The bench was headed by Chief Justice Ranjan Gogoi, with Justice S A Bobde and S Abdul Nazeer being the two judges on it. Justice Kureshi’s case has been championed by the Gujarat High Court Advocates Association since he was earlier with this High Court.

This is a bit rich. One can make a point about executive interference in the judiciary only if the judiciary itself had not arrogated to itself the task of selecting judges on its own – a system that exists nowhere else in the world. But, more importantly, the administration of justice and its delivery does not depend on just how judges are appointed, but how accountable the judiciary is to the needs of justice, and how willing it is to speed up legal processes.

On both counts, the Supreme Court has fallen short. In fact, recent evidence suggests that while the Centre has dragged its feet over one or two recommendations of the collegium, otherwise it has been swift in responding to decisions on appointments and transfer.

The collegium itself is slow because it has to handle the job of judicial selection over and above its already heavy case-load of constitutional and appeal cases pending before it. It would make sense to shift the job of judicial selection to an independent panel, as was proposed by the National Judicial Appointments Commission law. Maybe, the collegium should ask the government to frame a more acceptable law for creating such a panel that it can live with.

But, the second, and more important reason for delays in justice relate to the Supreme Court’s own tendency to thwarting reforms intended to speed up cases. In 1999 and 2002, the Atal Bihari Vajpayee government put through two important amendments to the Code of Civil Procedure to ensure that adjournments are limited to three, and the time taken to issue summons or carrying out “any act prescribed by the code” to a maximum of 30 days (read the details here in this article by Brajesh Ranjan).
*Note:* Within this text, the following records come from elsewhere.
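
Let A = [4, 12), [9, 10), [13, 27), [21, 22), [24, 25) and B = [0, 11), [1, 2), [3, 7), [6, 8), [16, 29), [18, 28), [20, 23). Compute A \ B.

[11, 12) ∪ [13, 16)

A, merged: [4, 12), [13, 27).
B, merged: [0, 11), [16, 29).
[4, 12) minus B → [11, 12).
[13, 27) minus B → [13, 16).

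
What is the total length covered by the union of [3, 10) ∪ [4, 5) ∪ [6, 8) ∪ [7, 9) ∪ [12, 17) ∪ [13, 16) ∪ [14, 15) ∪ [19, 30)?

Merged: [3, 10), [12, 17), [19, 30).
Lengths: 7 + 5 + 11 = 23.

23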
But far from delivering justice more quickly, the Supreme Court rejected the iron-clad time limits set and asked courts to read these as mere guidelines. Not surprisingly, no lower court now believes it has to adhere to these guidelines in all cases. Should the apex court give the lower courts such leeway in the time taken to decide cases?

The third reason for delay in the delivery of justice relates to the apex court’s excess use of public interest litigation (PIL). While some PILs – like the one on the 2G scam – have led to landmark verdicts, most others are just publicity-seeking ventures for those who file the petitions.

A count in 2015 found that there were 1,598 PILs pending that year, with some dating back to 1992. With this kind of pending case-load in mostly avoidable PILs, even deciding which PIL is worthy of a hearing can take up many months of judicial time.

PILs are enabled by Article 39, which states that “citizens, men and women equally, have the right to an adequate means to livelihood…”, and further that “the ownership and control of the material resources of the community are so distributed as best to subserve the common good; and “that the operation of the economic system does not result in the concentration of wealth and means of production to the common detriment.”

With such a wide ambit, almost any PIL can get admitted as worthy of consideration by the courts. A law to limit PILs only to situations of manifest unfairness or gross dereliction of duty by the state is sorely needed.

The Supreme Court, given its ability to make the law rather than merely interpreting it, could have done this itself, but has not done so.

So, to put it simply, it is not the executive’s meddling in the appointment and transfer of judges that is at the root of failing justice administration and delivery, but the court’s own predilections, where laws to speed up justice are simply set aside, and frivolous PILs are allowed to waste judicial time.

And yes, the old system of long court vacations cannot have added much to speeding justice delivery.

The Supreme Court should know that for every finger it points to the executive as the cause for denial of justice, three fingers point towards itself.